Switch11 goes on to say that Amazon’s position in the market is essentially “democratic,” even though it acts as a pricing arbitrator. Governments that set pricing ruin economies. Amazon is making useful early suggestions about pricing but is smart enough to know it must let prices find their own level. Building on the Amazon qua democratizing hero, Switch11’s argument goes: “Publishers are used to the status quo i.e. they control what gets published, they make the lion’s share of the profits, we read what they decide we should read, and so forth.” There is also the standard “we are at the beginning of a revolution” rhetoric, but really, it’s an evolution. Revolution is what is happening in Iran. In publishing the krill shrimp that were authors and small publishers suddenly are equals in the food chain with industrial publishing whales. The big question now is what to do with all the blubber in the old system, and that’s Switch11’s point, though it is buried in a lot of finger-pointing.

Kindle didn’t start this change, desktop publishing and cheap printing exploded the economics of the publishing industry in the 80s, as did the Web in the 90s. Self-publishing innovation has dramatically expanded the number of titles published in paper each year, with more than 10 times as many titles published in 2008 than in 1990 (a link to this coming, in the growing BooksAhead statistics pages). That’s an order-of-magnitude change in paper titles published. You won’t see one often.
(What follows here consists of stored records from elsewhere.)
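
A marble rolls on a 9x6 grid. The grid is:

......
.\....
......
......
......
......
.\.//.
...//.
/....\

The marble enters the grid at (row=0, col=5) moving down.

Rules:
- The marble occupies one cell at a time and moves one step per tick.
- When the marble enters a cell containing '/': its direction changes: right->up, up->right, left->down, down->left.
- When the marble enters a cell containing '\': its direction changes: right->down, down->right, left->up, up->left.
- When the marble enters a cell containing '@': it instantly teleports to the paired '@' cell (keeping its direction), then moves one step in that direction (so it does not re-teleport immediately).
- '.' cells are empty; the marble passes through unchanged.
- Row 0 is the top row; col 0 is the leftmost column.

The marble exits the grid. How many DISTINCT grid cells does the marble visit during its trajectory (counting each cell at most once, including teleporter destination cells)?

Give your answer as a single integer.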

We’re early in a long change, but not a competition between aristocratic publishers and the reading public, rather it’s a rising tide of competition within publishing, from all corners of the map, that cannot be accommodated by existing distribution and marketing infrastructures.

Putatively, anyone can reach an audience with a book, in either paper or electronic form. The reality is that it is hard to reach a large market, but the economics continue to change. For this market to develop most efficiently, a distributor like Amazon cannot be setting prices. Instead, all publishers should be free to set prices and let the market work out what the right price is for each intellectual product out there. My guess is that Simon and Schuster’s price experimentation with Scribd will be useful as an exercise in facing reality, as Amazon has set the market’s expectations at $9.99 for a recent bestseller. But even Amazon doesn’t enforce a single price point. One price doesn’t fit all, and it’s good that we’re seeing price-based competition in the market. What we really need, in addition to that, is more innovation in the idea of what a book is. We haven’t even scratched the surface of how texts and culture will change as a result of innovation.
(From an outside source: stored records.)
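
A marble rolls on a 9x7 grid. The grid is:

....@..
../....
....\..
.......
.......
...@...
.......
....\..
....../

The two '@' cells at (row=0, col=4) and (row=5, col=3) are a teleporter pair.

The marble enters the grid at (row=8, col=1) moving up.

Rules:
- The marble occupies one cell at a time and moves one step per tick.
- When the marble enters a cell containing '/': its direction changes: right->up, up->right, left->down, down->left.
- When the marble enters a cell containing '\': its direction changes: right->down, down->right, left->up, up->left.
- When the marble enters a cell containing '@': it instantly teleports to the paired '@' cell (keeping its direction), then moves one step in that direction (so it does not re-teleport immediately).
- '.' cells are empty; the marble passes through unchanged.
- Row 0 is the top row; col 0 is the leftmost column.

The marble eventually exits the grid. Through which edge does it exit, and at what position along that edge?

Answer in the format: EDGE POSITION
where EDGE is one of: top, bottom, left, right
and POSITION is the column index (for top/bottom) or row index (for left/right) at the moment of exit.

Step 1: enter (8,1), '.' pass, move up to (7,1)
Step 2: enter (7,1), '.' pass, move up to (6,1)
Step 3: enter (6,1), '.' pass, move up to (5,1)
Step 4: enter (5,1), '.' pass, move up to (4,1)
Step 5: enter (4,1), '.' pass, move up to (3,1)
Step 6: enter (3,1), '.' pass, move up to (2,1)
Step 7: enter (2,1), '.' pass, move up to (1,1)
Step 8: enter (1,1), '.' pass, move up to (0,1)
Step 9: enter (0,1), '.' pass, move up to (-1,1)
Step 10: at (-1,1) — EXIT via top edge, pos 1

Answer: top 1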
Switch11 writes that “by 2012 we’ll be living in a world where the majority of the power and benefits lie with readers and authors.” With publishing margins in low single digits, it’s clear we live in that world now. What will continue to change is the number of people and companies that will be publishing for a profit, as well we’ll see a flood of quality free publishing efforts that seek other compensation, such as social influence, political power and commercial relationships with an audience. If we’re going to measure the success of this “revolution” by the shuttering of publishing house offices, that is the mistake.

There is no enemy, and no need for enemies, just for more participation.